Reasons for poor communication
Communication within the board, like communication in any team, is very subtle, where people react to any movement, word, or look while concluding. The main mistakes you can make when communicating with the board are:
- Break trust – Failure to maintain communication can cause board members to stop trusting you. As a result, it will be difficult for them to work with you in this case
- Quantitative vs. qualitative – even if your meetings are lively, that doesn’t mean they are conducive to a positive outcome. If you don’t come to any common solutions, you should reconsider your communication style with your colleagues
Top tips from professional communicators
No book is devoted to the mastery of communication. However, of all the possible advice from professionals, there are two main principles:
- Listen to what has not been saying
Think about why the person didn’t mention a topic in the conversation or didn’t ask a logical-sequential question. Why does the person shy away from questions? Silence is an important indicator of a person’s feelings and motives.
- Listen clearly. Ask questions that would help draw the right conclusions and make an informed decision
The very first communication breakdown can occur as early as the interview with a potential board member, such as when you omit details of responsibilities to get the person to accept the position. Of course, when people encounter surprises, they have every right to feel cheated. Nevertheless, first impressions are very important, and so you, your secretary, and other staff should take care to inform the board in detail about everything they need to know.
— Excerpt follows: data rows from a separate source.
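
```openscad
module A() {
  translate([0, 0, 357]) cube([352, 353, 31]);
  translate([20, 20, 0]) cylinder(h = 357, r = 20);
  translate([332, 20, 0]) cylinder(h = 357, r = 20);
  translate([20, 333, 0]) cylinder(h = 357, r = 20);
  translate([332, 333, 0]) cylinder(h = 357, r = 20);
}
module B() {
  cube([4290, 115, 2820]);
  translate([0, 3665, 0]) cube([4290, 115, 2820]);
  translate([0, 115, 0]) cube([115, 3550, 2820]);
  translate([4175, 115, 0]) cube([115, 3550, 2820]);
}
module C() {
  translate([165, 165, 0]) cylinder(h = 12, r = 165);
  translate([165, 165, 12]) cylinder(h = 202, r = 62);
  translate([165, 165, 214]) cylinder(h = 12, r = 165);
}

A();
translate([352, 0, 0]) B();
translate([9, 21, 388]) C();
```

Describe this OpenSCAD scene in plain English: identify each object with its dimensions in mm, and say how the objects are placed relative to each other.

A is a four-legged stool. The seat is a 352×353×31 mm slab whose top surface is at z = 388 mm; four round legs, each 40 mm in diameter, run from the floor (z = 0) to the underside of the seat, each leg's axis is inset half a diameter from the nearest pair of seat edges (so the leg's bounding box is flush with the corner).

B is a box-shaped house frame (walls only): outside footprint 4290×3780 mm, wall height 2820 mm, wall thickness 115 mm. The two y-facing walls run the full x-width; the two x-facing walls fit between the inner faces of the y-facing walls.

C is a spool: two coaxial disc flanges of radius 165 mm and thickness 12 mm, joined by a core cylinder of radius 62 mm and height 202 mm. The lower flange rests on z = 0 and the three cylinders share a vertical axis.

The house frame is against the stool's +x side, with their −y faces flush. The spool is on top of the stool.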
Actions: a step-by-step guide
Below we provide six steps to help you get things right and improve communication with your board members:
- Don’t hide anything during the hiring process-no need to assume that board members will quietly accept any surprises they encounter in the process
- People perceive information differently- People prefer to work with spreadsheets and charts, while others like pictures and people’s stories. Give people choices to make them feel more comfortable, such as offering to send electronic or paper versions of documents
- Plan to inform your staff – schedule time so that your colleagues have time to process the information. This will show board members that you respect them and are sensitive to their other responsibilities
- Allow time for face-to-face interactions – no contact is as effective as face-to-face interactions, either virtually or from a distance
- Remember psychological factors and physical influences on people -as mentioned above, people intuitively notice your body language, gestures, tone of voice, and looks. The same works in reverse; you can also pay more attention to these factors and conclude. Remember that character, age, and ethnicity also affect how people perceive information, so an individualized approach, in this case, would be the best solution
- Listen carefully – this is the last but not the least advice. Board members need to feel heard and that their opinions are listened to and respected. Please acknowledge that you were listening, making it clear that what was said was understood and appreciated.